Ionic-size effect on the structure and T-c, of T-'-(R(1-x)R'(x))(1.85)Ce0.15CuO4(R=Pr,Nd,Sm and Eu; R'=Gd and Y)

(R(1-x)R'(x))(1.85)Ce0.15CuO4 (R = Pr, Nd, Sm and Eu; R' = Gd and Y) have been investigated by means of X-ray diffraction, electrical-resistivity, and magnetic-susceptibility measurements. Lattice parameters a, c, and the unit-cell volume V decrease with increasing Gd or Y concentration x, and the decreasing rates with Y are larger than those with Gd.
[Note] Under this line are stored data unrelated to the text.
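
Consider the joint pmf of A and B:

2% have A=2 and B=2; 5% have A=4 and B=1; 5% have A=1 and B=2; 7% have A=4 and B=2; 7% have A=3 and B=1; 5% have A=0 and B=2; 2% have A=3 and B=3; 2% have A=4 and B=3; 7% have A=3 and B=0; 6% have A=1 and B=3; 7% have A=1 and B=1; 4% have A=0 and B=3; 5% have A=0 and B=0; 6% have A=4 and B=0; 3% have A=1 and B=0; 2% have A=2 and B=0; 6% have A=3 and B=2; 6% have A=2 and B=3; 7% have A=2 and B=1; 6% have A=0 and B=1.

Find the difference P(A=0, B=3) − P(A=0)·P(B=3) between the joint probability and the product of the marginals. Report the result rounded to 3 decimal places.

P(A=0) = 0.05 + 0.06 + 0.05 + 0.04 = 0.20.
P(B=3) = 0.04 + 0.06 + 0.06 + 0.02 + 0.02 = 0.20.
P(A=0, B=3) − P(A=0)P(B=3) = 0.04 − 0.20×0.20 = 0.000.

0.000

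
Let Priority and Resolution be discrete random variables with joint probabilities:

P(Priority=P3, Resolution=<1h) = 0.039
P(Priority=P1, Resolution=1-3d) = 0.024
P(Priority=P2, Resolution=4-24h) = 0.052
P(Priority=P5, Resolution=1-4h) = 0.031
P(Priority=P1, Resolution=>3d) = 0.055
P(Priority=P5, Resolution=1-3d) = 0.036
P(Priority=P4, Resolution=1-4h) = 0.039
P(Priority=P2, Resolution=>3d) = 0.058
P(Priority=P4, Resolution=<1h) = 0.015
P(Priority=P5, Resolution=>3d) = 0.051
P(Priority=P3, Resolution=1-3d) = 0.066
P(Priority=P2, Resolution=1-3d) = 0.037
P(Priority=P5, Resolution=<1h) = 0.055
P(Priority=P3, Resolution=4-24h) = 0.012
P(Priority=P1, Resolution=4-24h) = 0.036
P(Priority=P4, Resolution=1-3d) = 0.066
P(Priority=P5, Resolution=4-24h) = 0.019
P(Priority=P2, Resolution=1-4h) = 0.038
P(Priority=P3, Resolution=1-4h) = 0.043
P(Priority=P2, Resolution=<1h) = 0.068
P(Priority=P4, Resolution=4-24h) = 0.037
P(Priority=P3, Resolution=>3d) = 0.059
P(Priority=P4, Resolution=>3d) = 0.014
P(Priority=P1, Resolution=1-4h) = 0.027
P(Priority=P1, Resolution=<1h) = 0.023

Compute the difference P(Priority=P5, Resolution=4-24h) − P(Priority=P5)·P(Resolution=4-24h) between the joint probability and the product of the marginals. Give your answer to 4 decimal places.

-0.0110

P(Priority=P5) = 0.055 + 0.031 + 0.019 + 0.036 + 0.051 = 0.192.
P(Resolution=4-24h) = 0.036 + 0.052 + 0.012 + 0.037 + 0.019 = 0.156.
P(Priority=P5, Resolution=4-24h) − P(Priority=P5)P(Resolution=4-24h) = 0.019 − 0.192×0.156 = -0.0110.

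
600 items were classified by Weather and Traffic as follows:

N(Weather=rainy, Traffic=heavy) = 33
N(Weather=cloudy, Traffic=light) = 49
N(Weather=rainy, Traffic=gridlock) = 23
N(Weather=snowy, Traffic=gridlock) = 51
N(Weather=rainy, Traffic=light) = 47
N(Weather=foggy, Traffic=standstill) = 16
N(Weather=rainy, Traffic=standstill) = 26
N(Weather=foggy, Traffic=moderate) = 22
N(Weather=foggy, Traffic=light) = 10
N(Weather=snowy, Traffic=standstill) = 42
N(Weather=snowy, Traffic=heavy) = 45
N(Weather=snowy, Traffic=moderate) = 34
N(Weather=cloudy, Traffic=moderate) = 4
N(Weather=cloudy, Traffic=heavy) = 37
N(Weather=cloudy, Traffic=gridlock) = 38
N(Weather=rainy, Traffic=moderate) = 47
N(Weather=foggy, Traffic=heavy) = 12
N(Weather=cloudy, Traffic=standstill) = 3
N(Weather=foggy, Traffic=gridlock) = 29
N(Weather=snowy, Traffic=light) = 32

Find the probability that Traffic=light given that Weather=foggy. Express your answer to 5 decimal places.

0.11236

Total with Weather=foggy: 10 + 22 + 12 + 29 + 16 = 89.
P(Traffic=light | Weather=foggy) = 10/89 = 0.11236.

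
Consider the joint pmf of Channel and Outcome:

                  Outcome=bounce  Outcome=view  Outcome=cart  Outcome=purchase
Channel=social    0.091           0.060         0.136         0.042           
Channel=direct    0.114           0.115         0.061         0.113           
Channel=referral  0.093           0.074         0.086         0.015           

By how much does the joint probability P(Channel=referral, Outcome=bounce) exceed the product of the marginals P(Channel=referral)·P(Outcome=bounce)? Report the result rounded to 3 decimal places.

0.013

P(Channel=referral) = 0.093 + 0.074 + 0.086 + 0.015 = 0.268.
P(Outcome=bounce) = 0.091 + 0.114 + 0.093 = 0.298.
P(Channel=referral, Outcome=bounce) − P(Channel=referral)P(Outcome=bounce) = 0.093 − 0.268×0.298 = 0.013.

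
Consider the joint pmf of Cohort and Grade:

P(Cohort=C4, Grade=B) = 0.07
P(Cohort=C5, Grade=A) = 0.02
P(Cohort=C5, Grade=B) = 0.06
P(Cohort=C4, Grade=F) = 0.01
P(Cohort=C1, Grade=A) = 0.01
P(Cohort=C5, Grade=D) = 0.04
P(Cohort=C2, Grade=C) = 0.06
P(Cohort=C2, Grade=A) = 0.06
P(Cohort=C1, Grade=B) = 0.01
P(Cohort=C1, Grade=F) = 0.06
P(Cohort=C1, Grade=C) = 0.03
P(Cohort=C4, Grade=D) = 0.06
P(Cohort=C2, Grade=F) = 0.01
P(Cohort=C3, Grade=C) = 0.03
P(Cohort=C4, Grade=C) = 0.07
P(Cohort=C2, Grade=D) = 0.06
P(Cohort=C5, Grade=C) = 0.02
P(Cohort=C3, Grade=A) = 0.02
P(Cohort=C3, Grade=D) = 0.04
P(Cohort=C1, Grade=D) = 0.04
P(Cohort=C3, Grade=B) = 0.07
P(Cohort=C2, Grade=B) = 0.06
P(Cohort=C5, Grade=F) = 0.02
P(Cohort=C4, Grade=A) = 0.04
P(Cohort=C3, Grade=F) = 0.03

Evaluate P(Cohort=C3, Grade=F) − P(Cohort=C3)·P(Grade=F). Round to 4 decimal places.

P(Cohort=C3) = 0.02 + 0.07 + 0.03 + 0.04 + 0.03 = 0.19.
P(Grade=F) = 0.06 + 0.01 + 0.03 + 0.01 + 0.02 = 0.13.
P(Cohort=C3, Grade=F) − P(Cohort=C3)P(Grade=F) = 0.03 − 0.19×0.13 = 0.0053.

0.0053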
It is found that the critical concentration x(c), at which the superconductivity disappears, depends on the ionic size of R, and the T-c suppression rate for each system with Y doping is larger than that with Gd doping, Thus the effect of a small ionic radius for Y plays a much more important role than the large magnetic moment for Gd on the suppression of superconductivity in (R(1-x)R'(x))(1.85)Ce0.15CuO4. From the observations of the deviation of the lattice parameters in R(1.85)Ce(0.15)CuO(4) and the rapid increase of \dln T-c/dx\ in (Eu1-xYx)(1.85)Ce0.15CuO4, the structural distortion boundary is estimated to lie between Eu1.85Ce0.15CuO4 and Gd1.85Ce0.15CuO4. This provides clear evidence that the absence of superconductivity for Gd1.85Ce0.15CuO4 is due to weak ferromagnetism in the Cu-O planes resulting from the too small ionic radius of Gd, which induces a lattice distortion in the T' structure.